O presidente do Supremo Tribunal Federal, Edson Fachin, determinou que a Advocacia-Geral da União adote as providências necessárias para atuar na defesa do ministro Alexandre de Moraes. A medida responde ao processo movido pelo grupo Trump Media e pela plataforma Rumble na Justiça dos Estados Unidos contra o magistrado brasileiro.
Segundo Fachin, o caso ultrapassa a esfera individual do ministro e atinge pilares fundamentais do Estado. “Assim, o que está em questão, para além da figura individual de Ministro do STF, são a independência do Poder Judiciário brasileiro, a integridade do Estado de Direito no Brasil e, no limite, a própria soberania nacional. Eis o que fica cabalmente caracterizado”, justificou o presidente da Corte.
A decisão de Fachin ocorre após a Justiça norte-americana autorizar a notificação de Moraes por e-mail, permitindo o avanço da ação. As empresas buscam reverter ordens de restrição e bloqueio emitidas pelo ministro no brasil, alegando que as determinações configuram censura e violam garantias constitucionais dos EUA. O Rumble, por exemplo, permanece fora do ar no território brasileiro desde fevereiro de 2025.

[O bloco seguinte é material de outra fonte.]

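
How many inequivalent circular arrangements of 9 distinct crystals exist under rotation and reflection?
(9-1)!/2 = 40320/2 = 20160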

AGU consulta STF sobre representação em foro estrangeiro
Após ser notificada sobre o processo, a AGU, chefiada por Jorge Messias, consultou o Supremo sobre a possibilidade de representar o Estado brasileiro no exterior. O órgão destacou a sensibilidade jurídica e institucional do caso.
“Nesse sentido, indagamos, com a urgência que o caso reclama, sobre a anuência da Presidência dessa Corte para que seja formulado pedido de ingresso no feito pela República Federativa do Brasil para os propósitos indicados”, afirmou a AGU em documento enviado ao STF. O presidente da Corte respondeu positivamente, reforçando que as decisões questionadas foram confirmadas por órgão colegiado do tribunal.
O presidente do STF, então, afirmou considerar “oportuno e necessário que a Advocacia-Geral da União tome as medidas cabíveis para a defesa do Estado brasileiro no contexto das ações ajuizadas nos Estados Unidos da América”. A legislação brasileira estabelece que ministros do STF não podem ser responsabilizados pessoalmente por decisões tomadas no exercício de suas funções.
Histórico de bloqueios e ordens judiciais do STF
Desde 2020, Alexandre de Moraes ordenou o bloqueio de ao menos 120 contas em redes sociais, sob a justificativa de ataques às instituições ou incitação a golpe de Estado. O ministro também determinou a suspensão de plataformas como o Rumble e o X por descumprimento de ordens judiciais e ausência de representante legal no país.
O STF sustenta que todos os procedimentos foram acompanhados pela Procuradoria-Geral da República e pelas defesas dos envolvidos, com 70 recursos julgados de forma colegiada. As ordens de remoção de conteúdo foram emitidas no âmbito de inquéritos que apuram ameaças à Corte e atos antidemocráticos. Atualmente, a maior parte das contas anteriormente bloqueadas já foi reativada por novas decisões do tribunal.